The synergistic influence mechanism of the alkali metal sodium and CO2 on coal rapid pyrolysis soot: Experiments and DFT calculations

Fossil fuels are wasteful, and they pollute the environment when utilized as energy sources. Soot from the incomplete combustion of fossil fuels has received considerable attention due to its harmful effects on the environment and the human body, and its utilization value in terms of materials. In this study, experiments on the pyrolysis of coal mixed with sodium carbonate (NaNO₃) at different carbon dioxide (CO₂) concentrations were conducted on a drop tube furnace. Experimental results were explained using density functional theory (DFT) calculation by constructing structural models of the oxidation of naphthalene with and without sodium (Na) involvement. The results showed that the average particle size of soot decreased from 29.7 nm to 21.44 nm with an increase in CO₂ concentration before the addition of Na.
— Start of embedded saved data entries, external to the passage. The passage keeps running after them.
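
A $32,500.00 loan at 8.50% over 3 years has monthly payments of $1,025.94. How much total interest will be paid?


Total paid over the life of the loan = PMT × n.
Total paid = $1,025.94 × 36 = $36,933.84
Total interest = total paid − principal = $36,933.84 − $32,500.00 = $4,433.84

Total interest = (PMT × n) - PV = $4,433.84


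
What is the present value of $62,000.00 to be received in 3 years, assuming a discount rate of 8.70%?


Present value formula: PV = FV / (1 + r)^t
PV = $62,000.00 / (1 + 0.087)^3
PV = $62,000.00 / 1.2843655
PV = $48,272.86

PV = FV / (1 + r)^t = $48,272.86


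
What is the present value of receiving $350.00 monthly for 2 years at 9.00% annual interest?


Present value of an ordinary annuity: PV = PMT × (1 − (1 + r)^(−n)) / r
Monthly rate r = 0.09/12 = 0.0075, n = 24
PV = $350.00 × (1 − (1 + 0.09/12)^(−24)) / (0.09/12)
PV = $350.00 × 21.889146
PV = $7,661.20

PV = PMT × (1-(1+r)^(-n))/r = $7,661.20


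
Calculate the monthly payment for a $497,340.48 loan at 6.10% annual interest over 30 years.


Loan payment formula: PMT = PV × r / (1 − (1 + r)^(−n))
Monthly rate r = 0.061/12 ≈ 0.00508333, n = 360 months
Denominator: 1 − (1 + 0.061/12)^(−360) = 0.838841
PMT = $497,340.48 × (0.061/12) / 0.838841
PMT = $3,013.86 per month

PMT = PV × r / (1-(1+r)^(-n)) = $3,013.86/month


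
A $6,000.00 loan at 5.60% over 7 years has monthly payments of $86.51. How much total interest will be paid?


Total paid over the life of the loan = PMT × n.
Total paid = $86.51 × 84 = $7,266.84
Total interest = total paid − principal = $7,266.84 − $6,000.00 = $1,266.84

Total interest = (PMT × n) - PV = $1,266.84


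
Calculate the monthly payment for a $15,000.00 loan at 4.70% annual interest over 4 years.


Loan payment formula: PMT = PV × r / (1 − (1 + r)^(−n))
Monthly rate r = 0.047/12 ≈ 0.00391667, n = 48 months
Denominator: 1 − (1 + 0.047/12)^(−48) = 0.171081
PMT = $15,000.00 × (0.047/12) / 0.171081
PMT = $343.40 per month

PMT = PV × r / (1-(1+r)^(-n)) = $343.40/month


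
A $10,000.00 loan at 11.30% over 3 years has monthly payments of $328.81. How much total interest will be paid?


Total paid over the life of the loan = PMT × n.
Total paid = $328.81 × 36 = $11,837.16
Total interest = total paid − principal = $11,837.16 − $10,000.00 = $1,837.16

Total interest = (PMT × n) - PV = $1,837.16


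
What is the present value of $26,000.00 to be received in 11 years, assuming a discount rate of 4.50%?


Present value formula: PV = FV / (1 + r)^t
PV = $26,000.00 / (1 + 0.045)^11
PV = $26,000.00 / 1.622853
PV = $16,021.17

PV = FV / (1 + r)^t = $16,021.17


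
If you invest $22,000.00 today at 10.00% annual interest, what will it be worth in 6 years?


Future value formula: FV = PV × (1 + r)^t
FV = $22,000.00 × (1 + 0.1)^6
FV = $22,000.00 × 1.771561
FV = $38,974.34

FV = PV × (1 + r)^t = $38,974.34


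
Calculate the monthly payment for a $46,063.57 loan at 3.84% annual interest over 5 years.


Loan payment formula: PMT = PV × r / (1 − (1 + r)^(−n))
Monthly rate r = 0.0384/12 = 0.0032, n = 60 months
Denominator: 1 − (1 + 0.0384/12)^(−60) = 0.174440
PMT = $46,063.57 × (0.0384/12) / 0.174440
PMT = $845.01 per month

PMT = PV × r / (1-(1+r)^(-n)) = $845.01/month


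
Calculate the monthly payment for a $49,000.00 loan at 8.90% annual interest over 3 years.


Loan payment formula: PMT = PV × r / (1 − (1 + r)^(−n))
Monthly rate r = 0.089/12 ≈ 0.00741667, n = 36 months
Denominator: 1 − (1 + 0.089/12)^(−36) = 0.233572
PMT = $49,000.00 × (0.089/12) / 0.233572
PMT = $1,555.91 per month

PMT = PV × r / (1-(1+r)^(-n)) = $1,555.91/month


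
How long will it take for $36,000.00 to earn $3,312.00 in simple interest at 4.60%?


Rearrange the simple interest formula for t:
I = P × r × t  ⇒  t = I / (P × r)
t = $3,312.00 / ($36,000.00 × 0.046)
t = 2

t = I/(P×r) = 2 years


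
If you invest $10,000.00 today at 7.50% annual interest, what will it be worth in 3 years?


Future value formula: FV = PV × (1 + r)^t
FV = $10,000.00 × (1 + 0.075)^3
FV = $10,000.00 × 1.242297
FV = $12,422.97

FV = PV × (1 + r)^t = $12,422.97


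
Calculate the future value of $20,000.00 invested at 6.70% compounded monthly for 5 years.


Compound interest formula: A = P(1 + r/n)^(nt)
A = $20,000.00 × (1 + 0.067/12)^(12 × 5)
Growth factor: (1 + 0.067/12)^60 = 1.3966385
A = $20,000.00 × 1.3966385
A = $27,932.77

A = P(1 + r/n)^(nt) = $27,932.77


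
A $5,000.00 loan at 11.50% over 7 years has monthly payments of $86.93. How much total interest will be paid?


Total paid over the life of the loan = PMT × n.
Total paid = $86.93 × 84 = $7,302.12
Total interest = total paid − principal = $7,302.12 − $5,000.00 = $2,302.12

Total interest = (PMT × n) - PV = $2,302.12


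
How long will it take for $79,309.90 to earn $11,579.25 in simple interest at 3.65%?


Rearrange the simple interest formula for t:
I = P × r × t  ⇒  t = I / (P × r)
t = $11,579.25 / ($79,309.90 × 0.0365)
t = 4

t = I/(P×r) = 4 years


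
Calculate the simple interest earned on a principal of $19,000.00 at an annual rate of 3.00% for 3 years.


Simple interest formula: I = P × r × t
I = $19,000.00 × 0.03 × 3
I = $1,710.00

I = P × r × t = $1,710.00


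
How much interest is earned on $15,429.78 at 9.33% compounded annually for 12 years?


Compound interest earned = final amount − principal.
A = P(1 + r/n)^(nt) = $15,429.78 × (1 + 0.0933/1)^(1 × 12) = $45,002.01
Interest = A − P = $45,002.01 − $15,429.78 = $29,572.23

Interest = A - P = $29,572.23


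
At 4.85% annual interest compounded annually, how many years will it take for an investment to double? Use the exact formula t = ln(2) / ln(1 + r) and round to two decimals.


Doubling condition: (1 + r)^t = 2
Take ln of both sides: t × ln(1 + r) = ln(2)
t = ln(2) / ln(1 + r)
t = 0.693147 / 0.047361
t = 14.64

t = ln(2) / ln(1 + r) = 14.64 years


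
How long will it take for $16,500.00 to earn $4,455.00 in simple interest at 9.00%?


Rearrange the simple interest formula for t:
I = P × r × t  ⇒  t = I / (P × r)
t = $4,455.00 / ($16,500.00 × 0.09)
t = 3

t = I/(P×r) = 3 years


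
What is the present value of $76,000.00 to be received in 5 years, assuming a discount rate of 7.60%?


Present value formula: PV = FV / (1 + r)^t
PV = $76,000.00 / (1 + 0.076)^5
PV = $76,000.00 / 1.442319
PV = $52,692.92

PV = FV / (1 + r)^t = $52,692.92


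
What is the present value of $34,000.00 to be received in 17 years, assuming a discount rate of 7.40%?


Present value formula: PV = FV / (1 + r)^t
PV = $34,000.00 / (1 + 0.074)^17
PV = $34,000.00 / 3.365680
PV = $10,101.97

PV = FV / (1 + r)^t = $10,101.97


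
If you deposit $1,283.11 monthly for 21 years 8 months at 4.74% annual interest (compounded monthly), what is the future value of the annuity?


Future value of an ordinary annuity: FV = PMT × ((1 + r)^n − 1) / r
Monthly rate r = 0.0474/12 = 0.00395, n = 260
FV = $1,283.11 × ((1 + 0.0474/12)^260 − 1) / (0.0474/12)
FV = $1,283.11 × 452.413002
FV = $580,495.65

FV = PMT × ((1+r)^n - 1)/r = $580,495.65


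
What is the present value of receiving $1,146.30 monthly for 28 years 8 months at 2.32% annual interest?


Present value of an ordinary annuity: PV = PMT × (1 − (1 + r)^(−n)) / r
Monthly rate r = 0.0232/12 ≈ 0.00193333, n = 344
PV = $1,146.30 × (1 − (1 + 0.0232/12)^(−344)) / (0.0232/12)
PV = $1,146.30 × 251.084727
PV = $287,818.42

PV = PMT × (1-(1+r)^(-n))/r = $287,818.42


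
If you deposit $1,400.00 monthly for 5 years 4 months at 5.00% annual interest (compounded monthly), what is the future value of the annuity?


Future value of an ordinary annuity: FV = PMT × ((1 + r)^n − 1) / r
Monthly rate r = 0.05/12 ≈ 0.00416667, n = 64
FV = $1,400.00 × ((1 + 0.05/12)^64 − 1) / (0.05/12)
FV = $1,400.00 × 73.171691
FV = $102,440.37

FV = PMT × ((1+r)^n - 1)/r = $102,440.37


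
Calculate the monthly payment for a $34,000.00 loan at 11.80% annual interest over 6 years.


Loan payment formula: PMT = PV × r / (1 − (1 + r)^(−n))
Monthly rate r = 0.118/12 ≈ 0.00983333, n = 72 months
Denominator: 1 − (1 + 0.118/12)^(−72) = 0.505665
PMT = $34,000.00 × (0.118/12) / 0.505665
PMT = $661.18 per month

PMT = PV × r / (1-(1+r)^(-n)) = $661.18/month


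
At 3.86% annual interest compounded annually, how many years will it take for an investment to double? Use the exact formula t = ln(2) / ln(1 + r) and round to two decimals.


Doubling condition: (1 + r)^t = 2
Take ln of both sides: t × ln(1 + r) = ln(2)
t = ln(2) / ln(1 + r)
t = 0.693147 / 0.037874
t = 18.30

t = ln(2) / ln(1 + r) = 18.30 years


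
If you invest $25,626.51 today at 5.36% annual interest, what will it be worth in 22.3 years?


Future value formula: FV = PV × (1 + r)^t
FV = $25,626.51 × (1 + 0.0536)^22.3
FV = $25,626.51 × 3.2038302
FV = $82,102.99

FV = PV × (1 + r)^t = $82,102.99


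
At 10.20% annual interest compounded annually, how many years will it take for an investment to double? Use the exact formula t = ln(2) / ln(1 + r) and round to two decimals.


Doubling condition: (1 + r)^t = 2
Take ln of both sides: t × ln(1 + r) = ln(2)
t = ln(2) / ln(1 + r)
t = 0.693147 / 0.097127
t = 7.14

t = ln(2) / ln(1 + r) = 7.14 years


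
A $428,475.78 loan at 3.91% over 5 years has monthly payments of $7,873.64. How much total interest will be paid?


Total paid over the life of the loan = PMT × n.
Total paid = $7,873.64 × 60 = $472,418.40
Total interest = total paid − principal = $472,418.40 − $428,475.78 = $43,942.62

Total interest = (PMT × n) - PV = $43,942.62


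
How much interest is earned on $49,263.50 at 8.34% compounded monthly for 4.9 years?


Compound interest earned = final amount − principal.
A = P(1 + r/n)^(nt) = $49,263.50 × (1 + 0.0834/12)^(12 × 4.9) = $74,027.00
Interest = A − P = $74,027.00 − $49,263.50 = $24,763.50

Interest = A - P = $24,763.50


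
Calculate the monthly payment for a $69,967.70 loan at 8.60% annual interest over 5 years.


Loan payment formula: PMT = PV × r / (1 − (1 + r)^(−n))
Monthly rate r = 0.086/12 ≈ 0.00716667, n = 60 months
Denominator: 1 − (1 + 0.086/12)^(−60) = 0.348493
PMT = $69,967.70 × (0.086/12) / 0.348493
PMT = $1,438.87 per month

PMT = PV × r / (1-(1+r)^(-n)) = $1,438.87/month


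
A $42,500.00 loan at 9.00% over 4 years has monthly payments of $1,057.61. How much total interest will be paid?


Total paid over the life of the loan = PMT × n.
Total paid = $1,057.61 × 48 = $50,765.28
Total interest = total paid − principal = $50,765.28 − $42,500.00 = $8,265.28

Total interest = (PMT × n) - PV = $8,265.28


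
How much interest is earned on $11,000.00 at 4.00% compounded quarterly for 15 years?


Compound interest earned = final amount − principal.
A = P(1 + r/n)^(nt) = $11,000.00 × (1 + 0.04/4)^(4 × 15) = $19,983.66
Interest = A − P = $19,983.66 − $11,000.00 = $8,983.66

Interest = A - P = $8,983.66


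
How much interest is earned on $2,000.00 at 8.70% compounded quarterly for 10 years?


Compound interest earned = final amount − principal.
A = P(1 + r/n)^(nt) = $2,000.00 × (1 + 0.087/4)^(4 × 10) = $4,729.51
Interest = A − P = $4,729.51 − $2,000.00 = $2,729.51

Interest = A - P = $2,729.51


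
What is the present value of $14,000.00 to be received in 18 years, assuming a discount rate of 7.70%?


Present value formula: PV = FV / (1 + r)^t
PV = $14,000.00 / (1 + 0.077)^18
PV = $14,000.00 / 3.800867
PV = $3,683.37

PV = FV / (1 + r)^t = $3,683.37


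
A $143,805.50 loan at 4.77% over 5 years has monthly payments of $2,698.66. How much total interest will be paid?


Total paid over the life of the loan = PMT × n.
Total paid = $2,698.66 × 60 = $161,919.60
Total interest = total paid − principal = $161,919.60 − $143,805.50 = $18,114.10

Total interest = (PMT × n) - PV = $18,114.10


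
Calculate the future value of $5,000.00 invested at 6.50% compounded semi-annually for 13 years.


Compound interest formula: A = P(1 + r/n)^(nt)
A = $5,000.00 × (1 + 0.065/2)^(2 × 13)
Growth factor: (1 + 0.065/2)^26 = 2.2968973
A = $5,000.00 × 2.2968973
A = $11,484.49

A = P(1 + r/n)^(nt) = $11,484.49


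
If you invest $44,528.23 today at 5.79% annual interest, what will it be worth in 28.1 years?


Future value formula: FV = PV × (1 + r)^t
FV = $44,528.23 × (1 + 0.0579)^28.1
FV = $44,528.23 × 4.862882
FV = $216,535.53

FV = PV × (1 + r)^t = $216,535.53


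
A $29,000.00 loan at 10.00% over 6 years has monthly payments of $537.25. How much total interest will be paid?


Total paid over the life of the loan = PMT × n.
Total paid = $537.25 × 72 = $38,682.00
Total interest = total paid − principal = $38,682.00 − $29,000.00 = $9,682.00

Total interest = (PMT × n) - PV = $9,682.00


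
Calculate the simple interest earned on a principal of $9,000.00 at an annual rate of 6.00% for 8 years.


Simple interest formula: I = P × r × t
I = $9,000.00 × 0.06 × 8
I = $4,320.00

I = P × r × t = $4,320.00


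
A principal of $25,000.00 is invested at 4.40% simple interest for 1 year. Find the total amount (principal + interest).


Total amount formula: A = P(1 + rt) = P + P·r·t
Interest: I = P × r × t = $25,000.00 × 0.044 × 1 = $1,100.00
A = P + I = $25,000.00 + $1,100.00 = $26,100.00

A = P + I = P(1 + rt) = $26,100.00


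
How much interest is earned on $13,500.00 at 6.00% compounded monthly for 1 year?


Compound interest earned = final amount − principal.
A = P(1 + r/n)^(nt) = $13,500.00 × (1 + 0.06/12)^(12 × 1) = $14,332.65
Interest = A − P = $14,332.65 − $13,500.00 = $832.65

Interest = A - P = $832.65


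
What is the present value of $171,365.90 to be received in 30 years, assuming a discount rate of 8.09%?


Present value formula: PV = FV / (1 + r)^t
PV = $171,365.90 / (1 + 0.0809)^30
PV = $171,365.90 / 10.317287
PV = $16,609.59

PV = FV / (1 + r)^t = $16,609.59


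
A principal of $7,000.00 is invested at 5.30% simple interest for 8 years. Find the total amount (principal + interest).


Total amount formula: A = P(1 + rt) = P + P·r·t
Interest: I = P × r × t = $7,000.00 × 0.053 × 8 = $2,968.00
A = P + I = $7,000.00 + $2,968.00 = $9,968.00

A = P + I = P(1 + rt) = $9,968.00


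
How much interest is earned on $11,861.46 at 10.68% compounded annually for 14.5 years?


Compound interest earned = final amount − principal.
A = P(1 + r/n)^(nt) = $11,861.46 × (1 + 0.1068/1)^(1 × 14.5) = $51,658.39
Interest = A − P = $51,658.39 − $11,861.46 = $39,796.93

Interest = A - P = $39,796.93


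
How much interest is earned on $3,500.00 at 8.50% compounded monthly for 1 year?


Compound interest earned = final amount − principal.
A = P(1 + r/n)^(nt) = $3,500.00 × (1 + 0.085/12)^(12 × 1) = $3,809.37
Interest = A − P = $3,809.37 − $3,500.00 = $309.37

Interest = A - P = $309.37


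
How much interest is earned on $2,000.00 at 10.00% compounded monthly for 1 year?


Compound interest earned = final amount − principal.
A = P(1 + r/n)^(nt) = $2,000.00 × (1 + 0.1/12)^(12 × 1) = $2,209.43
Interest = A − P = $2,209.43 − $2,000.00 = $209.43

Interest = A - P = $209.43


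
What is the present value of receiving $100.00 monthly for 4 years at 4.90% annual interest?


Present value of an ordinary annuity: PV = PMT × (1 − (1 + r)^(−n)) / r
Monthly rate r = 0.049/12 ≈ 0.00408333, n = 48
PV = $100.00 × (1 − (1 + 0.049/12)^(−48)) / (0.049/12)
PV = $100.00 × 43.508486
PV = $4,350.85

PV = PMT × (1-(1+r)^(-n))/r = $4,350.85


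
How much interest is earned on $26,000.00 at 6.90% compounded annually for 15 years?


Compound interest earned = final amount − principal.
A = P(1 + r/n)^(nt) = $26,000.00 × (1 + 0.069/1)^(1 × 15) = $70,735.74
Interest = A − P = $70,735.74 − $26,000.00 = $44,735.74

Interest = A - P = $44,735.74


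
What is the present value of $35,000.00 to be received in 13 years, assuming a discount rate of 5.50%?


Present value formula: PV = FV / (1 + r)^t
PV = $35,000.00 / (1 + 0.055)^13
PV = $35,000.00 / 2.005774
PV = $17,449.62

PV = FV / (1 + r)^t = $17,449.62


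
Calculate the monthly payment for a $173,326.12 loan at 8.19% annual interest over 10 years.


Loan payment formula: PMT = PV × r / (1 − (1 + r)^(−n))
Monthly rate r = 0.0819/12 = 0.006825, n = 120 months
Denominator: 1 − (1 + 0.0819/12)^(−120) = 0.557899
PMT = $173,326.12 × (0.0819/12) / 0.557899
PMT = $2,120.37 per month

PMT = PV × r / (1-(1+r)^(-n)) = $2,120.37/month


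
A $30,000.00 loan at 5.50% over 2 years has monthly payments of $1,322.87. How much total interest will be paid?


Total paid over the life of the loan = PMT × n.
Total paid = $1,322.87 × 24 = $31,748.88
Total interest = total paid − principal = $31,748.88 − $30,000.00 = $1,748.88

Total interest = (PMT × n) - PV = $1,748.88


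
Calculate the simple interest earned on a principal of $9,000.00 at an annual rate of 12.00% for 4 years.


Simple interest formula: I = P × r × t
I = $9,000.00 × 0.12 × 4
I = $4,320.00

I = P × r × t = $4,320.00


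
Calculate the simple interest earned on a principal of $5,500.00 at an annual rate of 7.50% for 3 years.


Simple interest formula: I = P × r × t
I = $5,500.00 × 0.075 × 3
I = $1,237.50

I = P × r × t = $1,237.50


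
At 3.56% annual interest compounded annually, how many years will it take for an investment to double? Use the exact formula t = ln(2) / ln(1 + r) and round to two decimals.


Doubling condition: (1 + r)^t = 2
Take ln of both sides: t × ln(1 + r) = ln(2)
t = ln(2) / ln(1 + r)
t = 0.693147 / 0.034981
t = 19.81

t = ln(2) / ln(1 + r) = 19.81 years


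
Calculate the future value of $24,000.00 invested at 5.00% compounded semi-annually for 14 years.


Compound interest formula: A = P(1 + r/n)^(nt)
A = $24,000.00 × (1 + 0.05/2)^(2 × 14)
Growth factor: (1 + 0.05/2)^28 = 1.996495
A = $24,000.00 × 1.996495
A = $47,915.88

A = P(1 + r/n)^(nt) = $47,915.88


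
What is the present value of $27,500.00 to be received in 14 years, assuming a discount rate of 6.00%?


Present value formula: PV = FV / (1 + r)^t
PV = $27,500.00 / (1 + 0.06)^14
PV = $27,500.00 / 2.260904
PV = $12,163.28

PV = FV / (1 + r)^t = $12,163.28


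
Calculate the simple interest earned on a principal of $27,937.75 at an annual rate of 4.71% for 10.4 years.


Simple interest formula: I = P × r × t
I = $27,937.75 × 0.0471 × 10.4
I = $13,685.03

I = P × r × t = $13,685.03


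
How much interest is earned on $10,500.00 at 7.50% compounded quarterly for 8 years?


Compound interest earned = final amount − principal.
A = P(1 + r/n)^(nt) = $10,500.00 × (1 + 0.075/4)^(4 × 8) = $19,026.25
Interest = A − P = $19,026.25 − $10,500.00 = $8,526.25

Interest = A - P = $8,526.25


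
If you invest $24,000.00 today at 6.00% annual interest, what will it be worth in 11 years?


Future value formula: FV = PV × (1 + r)^t
FV = $24,000.00 × (1 + 0.06)^11
FV = $24,000.00 × 1.8982986
FV = $45,559.17

FV = PV × (1 + r)^t = $45,559.17


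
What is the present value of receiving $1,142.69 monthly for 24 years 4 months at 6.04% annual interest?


Present value of an ordinary annuity: PV = PMT × (1 − (1 + r)^(−n)) / r
Monthly rate r = 0.0604/12 ≈ 0.00503333, n = 292
PV = $1,142.69 × (1 − (1 + 0.0604/12)^(−292)) / (0.0604/12)
PV = $1,142.69 × 152.813998
PV = $174,619.03

PV = PMT × (1-(1+r)^(-n))/r = $174,619.03


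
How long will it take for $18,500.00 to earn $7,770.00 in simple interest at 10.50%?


Rearrange the simple interest formula for t:
I = P × r × t  ⇒  t = I / (P × r)
t = $7,770.00 / ($18,500.00 × 0.105)
t = 4

t = I/(P×r) = 4 years


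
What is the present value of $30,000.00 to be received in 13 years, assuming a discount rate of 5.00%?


Present value formula: PV = FV / (1 + r)^t
PV = $30,000.00 / (1 + 0.05)^13
PV = $30,000.00 / 1.885649
PV = $15,909.64

PV = FV / (1 + r)^t = $15,909.64


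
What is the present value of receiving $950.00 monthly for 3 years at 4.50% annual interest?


Present value of an ordinary annuity: PV = PMT × (1 − (1 + r)^(−n)) / r
Monthly rate r = 0.045/12 = 0.00375, n = 36
PV = $950.00 × (1 − (1 + 0.045/12)^(−36)) / (0.045/12)
PV = $950.00 × 33.616921
PV = $31,936.07

PV = PMT × (1-(1+r)^(-n))/r = $31,936.07


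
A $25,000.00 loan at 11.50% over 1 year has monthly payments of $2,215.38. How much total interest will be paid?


Total paid over the life of the loan = PMT × n.
Total paid = $2,215.38 × 12 = $26,584.56
Total interest = total paid − principal = $26,584.56 − $25,000.00 = $1,584.56

Total interest = (PMT × n) - PV = $1,584.56


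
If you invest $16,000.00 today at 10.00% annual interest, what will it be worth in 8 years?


Future value formula: FV = PV × (1 + r)^t
FV = $16,000.00 × (1 + 0.1)^8
FV = $16,000.00 × 2.143589
FV = $34,297.42

FV = PV × (1 + r)^t = $34,297.42


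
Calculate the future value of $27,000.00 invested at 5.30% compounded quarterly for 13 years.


Compound interest formula: A = P(1 + r/n)^(nt)
A = $27,000.00 × (1 + 0.053/4)^(4 × 13)
Growth factor: (1 + 0.053/4)^52 = 1.982731
A = $27,000.00 × 1.982731
A = $53,533.74

A = P(1 + r/n)^(nt) = $53,533.74


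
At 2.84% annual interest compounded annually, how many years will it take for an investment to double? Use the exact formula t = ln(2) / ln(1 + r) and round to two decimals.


Doubling condition: (1 + r)^t = 2
Take ln of both sides: t × ln(1 + r) = ln(2)
t = ln(2) / ln(1 + r)
t = 0.693147 / 0.028004
t = 24.75

t = ln(2) / ln(1 + r) = 24.75 years


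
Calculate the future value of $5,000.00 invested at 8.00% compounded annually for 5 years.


Compound interest formula: A = P(1 + r/n)^(nt)
A = $5,000.00 × (1 + 0.08/1)^(1 × 5)
Growth factor: (1 + 0.08/1)^5 = 1.469328
A = $5,000.00 × 1.469328
A = $7,346.64

A = P(1 + r/n)^(nt) = $7,346.64


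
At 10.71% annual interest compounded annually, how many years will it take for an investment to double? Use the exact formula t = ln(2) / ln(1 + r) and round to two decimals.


Doubling condition: (1 + r)^t = 2
Take ln of both sides: t × ln(1 + r) = ln(2)
t = ln(2) / ln(1 + r)
t = 0.693147 / 0.101744
t = 6.81

t = ln(2) / ln(1 + r) = 6.81 years


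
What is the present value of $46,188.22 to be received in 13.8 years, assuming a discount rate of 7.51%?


Present value formula: PV = FV / (1 + r)^t
PV = $46,188.22 / (1 + 0.0751)^13.8
PV = $46,188.22 / 2.7164036
PV = $17,003.45

PV = FV / (1 + r)^t = $17,003.45


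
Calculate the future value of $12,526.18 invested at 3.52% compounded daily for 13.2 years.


Compound interest formula: A = P(1 + r/n)^(nt)
A = $12,526.18 × (1 + 0.0352/365)^(365 × 13.2)
Growth factor: (1 + 0.0352/365)^4818 = 1.5914055
A = $12,526.18 × 1.5914055
A = $19,934.23

A = P(1 + r/n)^(nt) = $19,934.23


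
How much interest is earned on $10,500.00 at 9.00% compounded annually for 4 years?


Compound interest earned = final amount − principal.
A = P(1 + r/n)^(nt) = $10,500.00 × (1 + 0.09/1)^(1 × 4) = $14,821.61
Interest = A − P = $14,821.61 − $10,500.00 = $4,321.61

Interest = A - P = $4,321.61


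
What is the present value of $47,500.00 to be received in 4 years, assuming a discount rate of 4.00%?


Present value formula: PV = FV / (1 + r)^t
PV = $47,500.00 / (1 + 0.04)^4
PV = $47,500.00 / 1.1698586
PV = $40,603.20

PV = FV / (1 + r)^t = $40,603.20


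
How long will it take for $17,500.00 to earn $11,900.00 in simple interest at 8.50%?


Rearrange the simple interest formula for t:
I = P × r × t  ⇒  t = I / (P × r)
t = $11,900.00 / ($17,500.00 × 0.085)
t = 8

t = I/(P×r) = 8 years


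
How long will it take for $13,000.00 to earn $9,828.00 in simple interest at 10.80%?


Rearrange the simple interest formula for t:
I = P × r × t  ⇒  t = I / (P × r)
t = $9,828.00 / ($13,000.00 × 0.108)
t = 7

t = I/(P×r) = 7 years


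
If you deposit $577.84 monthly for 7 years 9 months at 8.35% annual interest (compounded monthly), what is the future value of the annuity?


Future value of an ordinary annuity: FV = PMT × ((1 + r)^n − 1) / r
Monthly rate r = 0.0835/12 ≈ 0.00695833, n = 93
FV = $577.84 × ((1 + 0.0835/12)^93 − 1) / (0.0835/12)
FV = $577.84 × 130.169939
FV = $75,217.40

FV = PMT × ((1+r)^n - 1)/r = $75,217.40


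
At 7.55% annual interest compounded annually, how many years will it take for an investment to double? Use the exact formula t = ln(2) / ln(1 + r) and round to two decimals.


Doubling condition: (1 + r)^t = 2
Take ln of both sides: t × ln(1 + r) = ln(2)
t = ln(2) / ln(1 + r)
t = 0.693147 / 0.072786
t = 9.52

t = ln(2) / ln(1 + r) = 9.52 years


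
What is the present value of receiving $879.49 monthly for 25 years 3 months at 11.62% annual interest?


Present value of an ordinary annuity: PV = PMT × (1 − (1 + r)^(−n)) / r
Monthly rate r = 0.1162/12 ≈ 0.00968333, n = 303
PV = $879.49 × (1 − (1 + 0.1162/12)^(−303)) / (0.1162/12)
PV = $879.49 × 97.700120
PV = $85,926.28

PV = PMT × (1-(1+r)^(-n))/r = $85,926.28


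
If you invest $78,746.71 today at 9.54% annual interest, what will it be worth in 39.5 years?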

After the addition of Na, particle size exhibited a tendency of decreasing and then increasing, indicating that CO₂ exerted oxidizing and adducting effects on soot. In an atmosphere with a high concentration of CO₂, Na promoted the adducting effect, and particle size increased to 34.86 nm. Moreover, the addition of Na significantly increased oxygen content on the surface of soot, indicating that the participation of Na enhanced the oxidation reaction of soot. The results of the DFT calculations also proved that Na facilitated the occurrence of oxidation reaction by decreasing the energy barrier required for oxidation reaction from 9.28 kcal/mol to −64.62 kcal/mol through the transfer of electrons and the formation of active centers.